Reduce da un infortunio che ne ha frenato continuità e rendimento, Anguissa non è stato schierato titolare nell’ultima gara contro la Cremonese, restando inizialmente in panchina. Una scelta che riflette le difficoltà nel ritrovare brillantezza e ritmo partita. E anche in vista del prossimo impegno contro il Como, la sua presenza dal primo minuto appare in dubbio: lo staff tecnico valuta con cautela, senza forzare i tempi del recupero.
Ma le incertezze non riguardano solo il campo. Fino a pochi mesi fa, il rinnovo del contratto sembrava una formalità, un passaggio naturale da parte del presidente De Laurentiis per blindare uno degli uomini chiave del centrocampo azzurro. Poi, l’infortunio e il conseguente calo hanno cambiato lo scenario. Le trattative, che parevano ben avviate, hanno subito un rallentamento, lasciando aperti interrogativi sul futuro del giocatore.
Il Napoli di Antonio Conte osserva e riflette. Molto dipenderà dalle prossime settimane, decisive per capire se Anguissa riuscirà a ritrovare la forma migliore e, con essa, anche la centralità nel progetto tecnico. Nel frattempo, il suo futuro resta in bilico, sospeso tra il desiderio di continuità e le incognite di un presente ancora da decifrare.

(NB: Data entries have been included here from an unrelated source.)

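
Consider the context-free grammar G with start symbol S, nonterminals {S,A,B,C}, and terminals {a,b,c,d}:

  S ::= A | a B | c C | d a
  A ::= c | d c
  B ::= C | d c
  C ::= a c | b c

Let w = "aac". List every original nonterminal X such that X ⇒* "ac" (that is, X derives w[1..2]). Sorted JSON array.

Convert to CNF:
  S -> T0 T1 | T0 T2 | T1 C | T2 B | c
  A -> T0 T1 | c
  B -> T0 T1 | T2 T1 | T3 T1
  C -> T2 T1 | T3 T1
  T0 -> d
  T1 -> c
  T2 -> a
  T3 -> b

Fill CYK table bottom-up (cells [i..j] with 1 ≤ i ≤ j ≤ 2 only):
  cell(1,1) a: {T2}  orig:{}
  cell(2,2) c: {A,S,T1}  orig:{A,S}
  cell(1,2) ac: {B,C}

Original NTs in T[1,2] deriving "ac": ["B", "C"]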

“A novembre, poco prima dell’infortunio, Anguissa stava discutendo e definendo un rinnovo poi finito in freezer. Tutto fermo, in questo momento. A tal punto da considerare fortemente in bilico il suo futuro: la situazione va ancora definita nei contorni e prima della fine della stagione ci sono un po’ di partite e un po’ di cose da raccontare, ma la storia con il Napoli potrebbe anche concludersi in estate. Tecnicamente il rapporto scadrà il 30 giugno 2027, ma questo è un caso che esula dalla burocrazia”.